Une Ode à la joie emblématique
En choisissant le thème des hymnes politiques, Émilie Rousset s'intéresse à l’emblématique Ode à la joie, extraite et adaptée du final de la 9e symphonie op. 125 de Beethoven. Son choix tient à l’importance que ce morceau occupe dans l’histoire politique. Après avoir été celui que Goebbels faisait jouer pour l'anniversaire d'Hitler, il marque, sous la direction de Wilhelm Furtwängler, la réouverture du Festival de Bayreuth en 1951. Choisi comme hymne européen, il est aussi celui qui ponctuera la visite de François Mitterrand au Panthéon en 1981, après sa victoire, et l’investiture d’Emmanuel Macron, magnifiée par sa traversée de la cour du Louvre en 2017. Avec une malice pleine d’humour, le spectacle nous rappelle le contenu de l’Ode – l’appel du poème de Schiller à la fraternité universelle et la dédicace plutôt courtisane de Beethoven à Frédéric Guillaume III, roi de Prusse, qui « oubliera » les promesses de Constitution faites à son peuple – en même temps qu’il détaille l’élaboration du cérémonial de chacune des investitures contemporaines et fait état des tractations assez sordides entre Herbert von Karajan, dont les sympathies nazies ne sont plus un secret, et les institutions européennes pour l’adaptation de l’œuvre de Beethoven. Avec le même humour iconoclaste, on évoquera les adieux d’Angela Merkel sur un air chanté de Nina Hagen dont les paroles furent créées par un pédophile notoire… un cafouillage involontaire mais fâcheux...
Déconstruire pour révéler
Les documents historiques sont passés au filtre du récit. Sur un écran vidéo apparaissent les moyens et les supports sur lesquels ont été collectées les informations, le menu qui permet d’accéder aux éléments stockés dans la mémoire de l’ordinateur et à partir duquel s’élabore la réflexion qui établit un va-et-vient permanent entre l’information, son analyse et son interprétation sur la scène. Pour désamorcer la puissance des images de François Mitterrand arpentant le Panthéon en déposant des roses surgies magiquement entre ses mains au moment de les offrir en hommage à Jaurès, Jean Moulin ou Schœlcher, ou le déplacement, réglé par un minutage implacable, d'Emmanuel Macron dans la cour du Louvre, celles-ci, quoique soigneusement décrites, restent invisibles. Tout au plus un comédien, sur l’écran, traverse-t-il la cour déserte en singeant de manière décalée la solennité du moment et la difficulté du calage du rituel. L’absence de l’archive directe crée ainsi le décalage nécessaire pour discerner le processus de fabrication et comprendre la mise en scène.
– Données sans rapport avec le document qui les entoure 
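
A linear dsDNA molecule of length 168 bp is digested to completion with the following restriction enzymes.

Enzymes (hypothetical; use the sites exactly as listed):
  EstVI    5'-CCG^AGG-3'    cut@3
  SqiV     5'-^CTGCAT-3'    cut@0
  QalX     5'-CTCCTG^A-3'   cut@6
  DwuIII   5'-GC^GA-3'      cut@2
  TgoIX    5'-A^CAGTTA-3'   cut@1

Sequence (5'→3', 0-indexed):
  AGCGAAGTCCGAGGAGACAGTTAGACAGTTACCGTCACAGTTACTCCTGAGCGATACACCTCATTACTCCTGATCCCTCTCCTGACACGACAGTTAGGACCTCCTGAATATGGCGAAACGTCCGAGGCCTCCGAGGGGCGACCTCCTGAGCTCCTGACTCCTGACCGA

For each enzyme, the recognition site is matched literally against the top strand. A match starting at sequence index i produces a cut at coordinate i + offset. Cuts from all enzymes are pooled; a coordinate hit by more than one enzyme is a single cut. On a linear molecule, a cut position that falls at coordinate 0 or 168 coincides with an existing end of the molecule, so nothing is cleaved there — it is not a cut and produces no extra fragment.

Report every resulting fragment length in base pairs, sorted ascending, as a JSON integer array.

Scan for sites:
  EstVI CCGAGG/3: at [8, 121, 130] ⇒ [11, 124, 133]
  SqiV (CTGCAT, off=0): no sites
  QalX CTCCTGA/6: at [43, 66, 78, 100, 142, 150, 157] ⇒ [49, 72, 84, 106, 148, 156, 163]
  DwuIII GCGA/2: at [1, 50, 112, 137] ⇒ [3, 52, 114, 139]
  TgoIX ACAGTTA/1: at [16, 24, 36, 89] ⇒ [17, 25, 37, 90]

Pooled cuts: [3, 11, 17, 25, 37, 49, 52, 72, 84, 90, 106, 114, 124, 133, 139, 148, 156, 163]

Fragment lengths:
  [0,3): 3 bp
  [3,11): 8 bp
  [11,17): 6 bp
  [17,25): 8 bp
  [25,37): 12 bp
  [37,49): 12 bp
  [49,52): 3 bp
  [52,72): 20 bp
  [72,84): 12 bp
  [84,90): 6 bp
  [90,106): 16 bp
  [106,114): 8 bp
  [114,124): 10 bp
  [124,133): 9 bp
  [133,139): 6 bp
  [139,148): 9 bp
  [148,156): 8 bp
  [156,163): 7 bp
  [163,168): 5 bp

[3,3,5,6,6,6,7,8,8,8,8,9,9,10,12,12,12,16,20]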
La musique, sur la balançoire entre innocence pervertie et plaisir pur
De fil en aiguille, les archives qui se succèdent et les accumulations de commentaires où se mêlent l’individuel et le collectif, le « je » de l’auteur et le « nous » du public, nous conduisent à appréhender, à travers l’éclatement du propos – absence de linéarité, superposition d’éléments disparates – de manière quasi physique, que les sons qui nous environnent et leur mise en scène n’ont pas d’« innocence ». Outil de propagande au service du pouvoir, la musique peut se transformer en arme destinée à donner à ceux qui l'écoutent un sentiment falsifié d’appartenance à une même communauté. Le montage nous fait percevoir que cette adhésion recherchée puise sa force dans d’autres sphères que la musique pure, dans des ressorts ancrés en chacun de nous, au-delà de l’intellect, dans le registre de nos émotions – un sentiment de fierté, la force d'entraînement de rythmes martiaux – et que le transport suscité par la musique est confisqué, utilisé à d'autres fins que le plaisir.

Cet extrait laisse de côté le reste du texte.